Los uniformes de la intolerancia



Convocar a la gente, presionarlos para que se pongan los uniformes de la intolerancia, alentar el despedazamiento de Esteban, solo consolida lo inhumano.

Por Jorge L Legrá.


Las pedradas sobre el cuerpo de Esteban duelen como si el apedreado fuera yo. Lo veo levantarse del suelo y caer otra vez tumbado por el próximo impacto. Cierro la Biblia con rabia, casi escapando de su lectura, siento tan actual esa expresión de la subjetividad fanática, que lapida sin piedad a quién defiende un juicio diferente o disentidor.

Las ideas de Esteban, el evangelista bíblico, resultaban peligrosas por no ser coherentes con las doctrinas del Concílio de Jerusalén. Los ministros fueron a la pugna contra él, pero el camino de los argumentos quizás se les antojó demasiado arriesgado,  y escogieron el más rápido y bochornoso: alborotar al pueblo y lincharlo. (Libro de Hechos capitulo 9)
Sentado en el Café, le cuento a mi amigo Jaime estas meditaciones: “ayudan a entender al hombre político”, le digo. Él prefiere no opinar, “un tema demasiado peligroso, te lo aseguro”, concluye.

Ya había Pedido otro café cuando Jaime me dejó solo en la mesa. Mientras esperaba continué pensando en el acontecer actual, vergonzoso cuando reproduce el estilo de la sociedad judía de inicios de nuestra era, la actitud que defiende supuestos principios y se deshumaniza en un acto brutal contra el otro. Lamentablemente la historia no logra borrar los fundamentalismos, siempre aparecen actualizados en las nuevas ideologías (nuevas religiones). 

Engels, en una carta a Mehning, define la ideología como “Falsa conciencia” o “Visión parcial del mundo”. ¿No es absurdo, entonces, negar al otro la posibilidad de expresarse? ¿No lleva nuestra opinión también la tara de la parcialidad? En el ámbito de las ideologías el argumento sigue siendo el gesto más humano y honorable para la lucha, lo contrario es alentar el uso del garrote contra las ideas y presentarlo como un monumento histórico.

Privilegiar puntos de vistas, perspectivas y conceptos como razón infalible es típico de una peligrosa inmadures, un retrazo en la idea, un fundamentalismo. Pero lo verdaderamente homicida es lo que se llega a oficializar, y a adquirir carácter legal, a partir de esta aberración del intelecto convertida en norma de opinión. 

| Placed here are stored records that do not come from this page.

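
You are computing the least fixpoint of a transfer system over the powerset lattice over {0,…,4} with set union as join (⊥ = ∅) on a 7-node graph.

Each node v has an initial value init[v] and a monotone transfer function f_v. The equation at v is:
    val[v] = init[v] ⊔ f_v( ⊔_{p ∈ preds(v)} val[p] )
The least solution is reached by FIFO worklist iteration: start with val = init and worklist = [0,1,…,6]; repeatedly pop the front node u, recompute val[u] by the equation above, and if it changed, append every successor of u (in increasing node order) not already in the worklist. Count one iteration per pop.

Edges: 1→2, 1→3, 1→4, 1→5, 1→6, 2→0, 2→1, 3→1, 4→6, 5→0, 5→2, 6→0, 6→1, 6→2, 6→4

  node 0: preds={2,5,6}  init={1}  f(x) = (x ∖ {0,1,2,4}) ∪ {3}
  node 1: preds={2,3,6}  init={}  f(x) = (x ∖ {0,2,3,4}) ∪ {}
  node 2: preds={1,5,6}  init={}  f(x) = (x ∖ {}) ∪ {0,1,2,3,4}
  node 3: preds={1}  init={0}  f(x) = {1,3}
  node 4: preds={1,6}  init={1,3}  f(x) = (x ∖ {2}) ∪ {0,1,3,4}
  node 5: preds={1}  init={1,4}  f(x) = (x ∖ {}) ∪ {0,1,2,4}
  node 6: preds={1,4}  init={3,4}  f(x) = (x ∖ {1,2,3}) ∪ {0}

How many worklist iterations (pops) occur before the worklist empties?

Iteration log — 14 steps:
  step 1. node 0  ⊔preds={1,3,4}  new={1,3}  old={1}  +wl: 
  step 2. node 1  ⊔preds={0,3,4}  new={}  stable
  step 3. node 2  ⊔preds={1,3,4}  new={0,1,2,3,4}  old={}  +wl: 0,1
  step 4. node 3  ⊔preds={}  new={0,1,3}  old={0}  +wl: 
  step 5. node 4  ⊔preds={3,4}  new={0,1,3,4}  old={1,3}  +wl: 
  step 6. node 5  ⊔preds={}  new={0,1,2,4}  old={1,4}  +wl: 2
  step 7. node 6  ⊔preds={0,1,3,4}  new={0,3,4}  old={3,4}  +wl: 4
  step 8. node 0  ⊔preds={0,1,2,3,4}  new={1,3}  stable
  step 9. node 1  ⊔preds={0,1,2,3,4}  new={1}  old={}  +wl: 3,5,6
  step 10. node 2  ⊔preds={0,1,2,3,4}  new={0,1,2,3,4}  stable
  step 11. node 4  ⊔preds={0,1,3,4}  new={0,1,3,4}  stable
  step 12. node 3  ⊔preds={1}  new={0,1,3}  stable
  step 13. node 5  ⊔preds={1}  new={0,1,2,4}  stable
  step 14. node 6  ⊔preds={0,1,3,4}  new={0,3,4}  stable

Least fixpoint reached:
  node 0: {1,3}
  node 1: {1}
  node 2: {0,1,2,3,4}
  node 3: {0,1,3}
  node 4: {0,1,3,4}
  node 5: {0,1,2,4}
  node 6: {0,3,4}

14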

La intención declarada de bregar a cualquier costo hacia la construcción de la utopía, puede inaugurar (¿la ha inaugurado?) otra inquisición a lo medieval. “Con tal de hacer esa tortilla no puede haber, seguro, ningún límite en el número de huevos a romper”, diría el irónico escritor Isaih Berlin, en “El Fuste Torcido de la Humanidad”. Allí desnuda la postura performática del fundamentalista:

“Puesto que yo conozco el único camino verdadero para solucionar definitivamente los problemas de la sociedad, sé en qué dirección debo guiar la caravana humana, y puesto que usted ignora lo que yo sé, no se le puede permitir que tenga elección, ni aún de un ámbito mínimo, si es que se quiere lograr el objetivo”

Convocar a la gente, presionarlos para que se pongan los uniformes de la intolerancia, alentar el despedazamiento de Esteban, solo consolida lo inhumano. La utopía no tiene que deshumanizarnos, si lo hiciera, entonces ha fallado en su finalidad.